Les cryptomonnaies, en tant que mécanismes de transferts de valeur fondés sur la technologie blockchain, posent des défis nouveaux au droit international, notamment dans les zones de conflit armé, où les États perdent leur monopole sur l’émission de monnaie, la régulation financière, et parfois même sur l’usage de la force.
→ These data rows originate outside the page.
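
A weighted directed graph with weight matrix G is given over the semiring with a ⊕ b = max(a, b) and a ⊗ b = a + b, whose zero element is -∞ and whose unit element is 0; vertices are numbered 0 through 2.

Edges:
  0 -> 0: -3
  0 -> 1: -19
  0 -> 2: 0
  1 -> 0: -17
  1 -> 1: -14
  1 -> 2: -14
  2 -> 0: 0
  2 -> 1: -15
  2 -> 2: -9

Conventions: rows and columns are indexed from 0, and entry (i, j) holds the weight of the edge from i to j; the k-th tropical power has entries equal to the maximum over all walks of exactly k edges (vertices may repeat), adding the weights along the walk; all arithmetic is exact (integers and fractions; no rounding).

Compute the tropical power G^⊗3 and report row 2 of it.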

L’usage des cryptoactifs dans ces contextes soulève des questions fondamentales relevant du droit pénal international, du droit international humanitaire (DIH), du droit international public, ainsi que des régulations transnationales en matière de lutte contre le blanchiment d’argent et le financement du terrorisme (LCB-FT).
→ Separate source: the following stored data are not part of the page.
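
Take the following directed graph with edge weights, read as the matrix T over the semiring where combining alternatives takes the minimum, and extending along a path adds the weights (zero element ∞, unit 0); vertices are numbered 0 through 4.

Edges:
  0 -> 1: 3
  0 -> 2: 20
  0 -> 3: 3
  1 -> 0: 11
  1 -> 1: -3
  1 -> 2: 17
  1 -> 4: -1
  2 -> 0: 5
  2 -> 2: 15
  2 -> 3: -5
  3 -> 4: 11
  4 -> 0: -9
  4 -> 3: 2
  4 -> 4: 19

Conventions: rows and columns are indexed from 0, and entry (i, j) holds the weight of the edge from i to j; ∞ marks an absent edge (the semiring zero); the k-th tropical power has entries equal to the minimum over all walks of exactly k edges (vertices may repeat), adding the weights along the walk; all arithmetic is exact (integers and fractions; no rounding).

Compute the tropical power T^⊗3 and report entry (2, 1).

T^⊗2:
  [14, 0, 20, 15, 2]
  [-10, -6, 14, 1, -4]
  [20, 8, 25, 8, 6]
  [2, ∞, ∞, 13, 30]
  [10, -6, 11, -6, 13]
T^⊗3:
  [-7, -3, 17, 4, -1]
  [-13, -9, 10, -7, -7]
  [-3, 5, 25, 8, 7]
  [21, 5, 22, 5, 24]
  [4, -9, 11, 6, -7]
Key observation: the optimum is the walk 2->0->1->1, with weight 5 + 3 + (-3) = 5.
Optimal value attained by: walk 2->0->1->1.
Answer: (T^⊗3)[2][1] = 5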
I. L’usage des cryptomonnaies à des fins de financement du terrorisme : un risque pénal international croissant.
A. Le cadre juridique international de la répression du financement du terrorisme.
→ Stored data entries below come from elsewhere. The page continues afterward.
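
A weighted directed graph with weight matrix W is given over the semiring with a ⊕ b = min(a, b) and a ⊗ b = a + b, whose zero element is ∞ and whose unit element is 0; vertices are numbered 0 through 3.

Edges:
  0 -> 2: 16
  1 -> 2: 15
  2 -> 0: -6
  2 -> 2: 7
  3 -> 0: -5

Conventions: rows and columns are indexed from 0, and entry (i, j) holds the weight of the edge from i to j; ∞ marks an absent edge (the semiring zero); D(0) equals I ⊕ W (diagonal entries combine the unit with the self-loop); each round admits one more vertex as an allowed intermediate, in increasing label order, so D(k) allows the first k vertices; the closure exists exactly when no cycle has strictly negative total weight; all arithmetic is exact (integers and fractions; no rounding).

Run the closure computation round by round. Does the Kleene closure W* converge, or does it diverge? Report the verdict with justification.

D(0):
  [0, ∞, 16, ∞]
  [∞, 0, 15, ∞]
  [-6, ∞, 0, ∞]
  [-5, ∞, ∞, 0]
D(1):
  [0, ∞, 16, ∞]
  [∞, 0, 15, ∞]
  [-6, ∞, 0, ∞]
  [-5, ∞, 11, 0]
D(2):
  [0, ∞, 16, ∞]
  [∞, 0, 15, ∞]
  [-6, ∞, 0, ∞]
  [-5, ∞, 11, 0]
D(3):
  [0, ∞, 16, ∞]
  [9, 0, 15, ∞]
  [-6, ∞, 0, ∞]
  [-5, ∞, 11, 0]
D(4):
  [0, ∞, 16, ∞]
  [9, 0, 15, ∞]
  [-6, ∞, 0, ∞]
  [-5, ∞, 11, 0]
Key observation: every diagonal entry stays at the unit through all rounds, so no improving cycle exists.
Answer: CONVERGES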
Le financement du terrorisme est interdit par un ensemble de normes contraignantes :
- Convention internationale pour la répression du financement du terrorisme (1999) - art. 2 : incrimine toute fourniture de fonds, directe ou indirecte, en connaissance de cause, destinés à la commission d’actes terroristes.
- Résolution 1373 (2001) du Conseil de sécurité des Nations Unies : impose aux États de geler les avoirs des individus ou entités liés au terrorisme.
- Groupe d’action financière (GAFI) : ses 40 recommandations, notamment les recommandations 15 et 16, imposent aux États d’encadrer les prestataires de services d’actifs numériques (PSAN) et d’appliquer la « Travel Rule » (transmission des données du donneur d’ordre et du bénéficiaire pour chaque transfert).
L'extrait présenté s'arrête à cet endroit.